Нажават начала развязывать ремешки, которыми девочка была привязана к люльке.
— Что вы говорите! Не берите грех на душу. Кто виноват, что тиф каждый день уносит людей… О аллах, — горестно продолжала она, — сколько страшных болезней ходит вокруг: чума, холера, сыпной тиф… Сколько детей остаются сиротами…
— Я слышала, что в Темир-Хан-Шуру приехали лекари и хотят всех больных лечить, — сказала одна из женщин.
— Это русские! Вчера, говорят, четыре лекаря были в ауле Гоцакиб. Насильно кололи больных какими-то иголками и давали лекарства. Многие не пускали этих иноверцев в свой дом.
— Мой Давуд говорит, что все изменится, что новая власть будет защищать бедняков, что излечит нас от всех болезней.
— Твой Давуд аллаха не боится; обижайся не обижайся, приведет он в твой дом беду. Зачем лечить того, кого всевышний хочет увести к себе? На все воля аллаха, и если он не захочет, что может сделать новая власть?
— А Давуд верит! И я мечтаю хоть денек пожить по-человечески. — Нажават завернула девочку в подол своего потерявшего цвет платья, превратившегося в лохмотья, и приложила ребенка к груди.
— Вай, бедняжка, какая голодная! Послушай, как же мы ее назовем?
— Вабабай! Наверное, шайтаны уже дали ей имя!
— Назовем ее, как мать, — вздохнула Нажават. — Золотая была женщина. Все несчастья, которые посылала ей судьба, принимала без стона и слез.
— Пусть будет так, — согласились женщины.
— Зубаржат! Зубаржат! Зубаржат! — трижды произнесла Нажават в ушко ребенка.
Через день умер от тифа отец девочки. У нее остались две сестры, которых она помнит уже взрослыми и всегда насмехающимися над ней.
Зубаржат подняла крышку с эмалированной кастрюли, взяла еще кусочек хлеба, сорвала с него корку и стала жевать. «Чем же Шарип похож на Мажида? Не знаю, но я сразу вспомнила его, посмотрев на этого парня. То ли голосом напомнил его, то ли улыбкой… Правду говорят, что настоящая любовь приходит один только раз. После того как умер Мажид, остыло сердце, не знала душа ни боли, ни радости».
В памяти Зубаржат оживает горный аул. Вот она бежит в горы в ситцевом платье и цветастом, как луг, гурмендо. На ней черные бархатные чувяки, вышитые золотыми нитками. Темно-синее небо словно под тяжестью серебряных бус-звезд, рассыпанных по нему, опустилось низко-низко и почти касается снежных вершин. Звезды искрятся и манят к себе, отражая синеву и золото снега. Девушка бежит по тропинке-спирали и останавливается, только когда под ногами скользит камешек. Камешек уносит за собой еще несколько. Этот шум сначала пугает ее, а потом успокаивает. Ей любопытно, добегут ли камни до ущелья.
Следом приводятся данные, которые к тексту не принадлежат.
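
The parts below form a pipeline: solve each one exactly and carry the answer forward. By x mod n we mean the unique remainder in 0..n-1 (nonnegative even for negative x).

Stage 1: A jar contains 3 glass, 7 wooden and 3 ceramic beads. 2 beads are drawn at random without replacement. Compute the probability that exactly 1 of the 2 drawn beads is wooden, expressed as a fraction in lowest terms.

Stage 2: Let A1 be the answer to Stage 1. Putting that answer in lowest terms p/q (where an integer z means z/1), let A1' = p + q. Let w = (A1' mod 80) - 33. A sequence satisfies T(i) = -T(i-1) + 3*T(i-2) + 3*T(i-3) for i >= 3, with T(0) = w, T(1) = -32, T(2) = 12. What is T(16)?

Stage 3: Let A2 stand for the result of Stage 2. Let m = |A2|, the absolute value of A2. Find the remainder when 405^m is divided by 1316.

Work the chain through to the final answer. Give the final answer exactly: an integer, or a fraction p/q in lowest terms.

433

Stage 1: total draws C(13,2) = 78; favorable C(7,1)*C(6,1) = 42; P = 7/13; answer 7/13
Stage 2: A1 = 7/13; threaded value p + q = 20; w = -13; T(3) = -1*(12) + 3*(-32) + 3*(-13) = -147; iterating: T(3)=-147, T(4)=87, T(5)=-492, T(6)=312, T(7)=-1527, T(8)=987, T(9)=-4632, T(10)=3012, T(11)=-13947, T(12)=9087, T(13)=-41892, T(14)=27312, T(15)=-125727, T(16)=81987; answer 81987
Stage 3: A2 = 81987; m = 81987; squarings mod 1316: 405^1=405, 405^2=841, 405^4=589, 405^8=813, 405^16=337, 405^32=393, 405^64=477, 405^128=1177, 405^256=897, 405^512=533, 405^1024=1149, 405^2048=253, 405^4096=841, 405^8192=589, 405^16384=813, 405^32768=337, 405^65536=393; 405^81987 = 405^1 * 405^2 * 405^64 * 405^16384 * 405^65536 = 433 (mod 1316); answer 433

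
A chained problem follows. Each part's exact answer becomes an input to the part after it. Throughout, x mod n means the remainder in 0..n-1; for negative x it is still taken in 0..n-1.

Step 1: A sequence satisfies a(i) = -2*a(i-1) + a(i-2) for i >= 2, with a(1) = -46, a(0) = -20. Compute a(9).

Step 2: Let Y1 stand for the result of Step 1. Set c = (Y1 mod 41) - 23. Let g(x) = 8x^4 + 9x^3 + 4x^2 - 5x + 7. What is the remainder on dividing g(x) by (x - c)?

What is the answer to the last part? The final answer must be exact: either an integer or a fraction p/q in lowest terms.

332745

Step 1: a(2) = -2*(-46) + 1*(-20) = 72; iterating: a(2)=72, a(3)=-190, a(4)=452, a(5)=-1094, a(6)=2640, a(7)=-6374, a(8)=15388, a(9)=-37150; answer -37150
Step 2: Y1 = -37150; c = 14; remainder = value at the root: 8*(14)^4 + 9*(14)^3 + 4*(14)^2 - 5*(14)^1 + 7 = (307328) + (24696) + (784) + (-70) + (7) = 332745; answer 332745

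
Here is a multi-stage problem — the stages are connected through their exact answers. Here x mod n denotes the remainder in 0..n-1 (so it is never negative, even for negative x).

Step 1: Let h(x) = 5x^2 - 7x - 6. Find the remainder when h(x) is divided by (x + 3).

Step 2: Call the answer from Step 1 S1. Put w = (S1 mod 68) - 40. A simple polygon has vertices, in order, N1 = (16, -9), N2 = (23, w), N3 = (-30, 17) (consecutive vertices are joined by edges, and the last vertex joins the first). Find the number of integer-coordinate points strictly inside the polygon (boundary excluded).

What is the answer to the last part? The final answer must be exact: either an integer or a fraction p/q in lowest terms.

Step 1: remainder = value at the root: 5*(-3)^2 - 7*(-3)^1 - 6 = (45) + (21) + (-6) = 60; answer 60
Step 2: S1 = 60; w = 20; cross terms: (16*20 - 23*-9)=527, (23*17 - -30*20)=991, (-30*-9 - 16*17)=-2; twice the area = |1516| = 1516; area = 758; boundary points = 1 + 1 + 2 = 4; strictly interior points = area - boundary/2 + 1 = 757; answer 757

757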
Она не помнит, сколько холмов и вершин оставила позади, помнит только, как бешено забилось в груди сердце, когда она увидела дорогу Шураса нух — дорогу из Шура. Она вела в сторону училища, где учился ее возлюбленный Мажид. В тот день Мажид должен был приехать. Тогда в ее волосах сверкала утренняя роса, выплаканная небом, а солнечный гребень причесывал их…
Зубаржат издали увидела машину. Вот Мажид выпрыгивает из кузова и стоит на месте, приложив руку козырьком ко лбу, смотрит на Зубаржат. Она машет ему своим гурмендо. Ветер развевает платок. Мажид устремляется навстречу, точно воин к знамени, точно молодой орел в страстном порыве. А она, размахивая платком, бежит к нему, не чувствуя под собой земли, и мечтает прямо на бегу броситься ему на грудь. Но когда расстояние между ними становится совсем маленьким, Зубаржат застывает на месте. И тогда Мажид протягивает к ней руки… В его глазах тонут солнце, реки, горные вершины; в них отражается счастливое лицо девушки. Качается под ногами земля и наклоняется небесный свод.
— Горы, принимайте меня в свои владения! — кричит он, и эхо повторяет: «Горы-ы-ы!..»
…— Тетя Зубаржат, о чем ты задумалась? Лучше скажи, что тебе налить? — спросил Шарип. — А тебе, дорогая, чай и молоко, — нежно обнял он жену.
— Мне по-солдатски, — очнулась от воспоминаний Зубаржат.
— Хорошо, и я с сухим вином не дружу. Мы с тобой, тетя, оба солдаты, — Шарип разлил водку в стопки.
— Не забывайте, что я — будущий врач, — вставила Саидат, — и если я не служила в армии, как ты, то это не значит, что со мной и поговорить нельзя…
— Ну ладно, ладно, берем и тебя в свою компанию! Твое здоровье, тетя Зубаржат! Пусть все добро, что отдало людям твое сердце, умножится вдесятеро и вернется к тебе!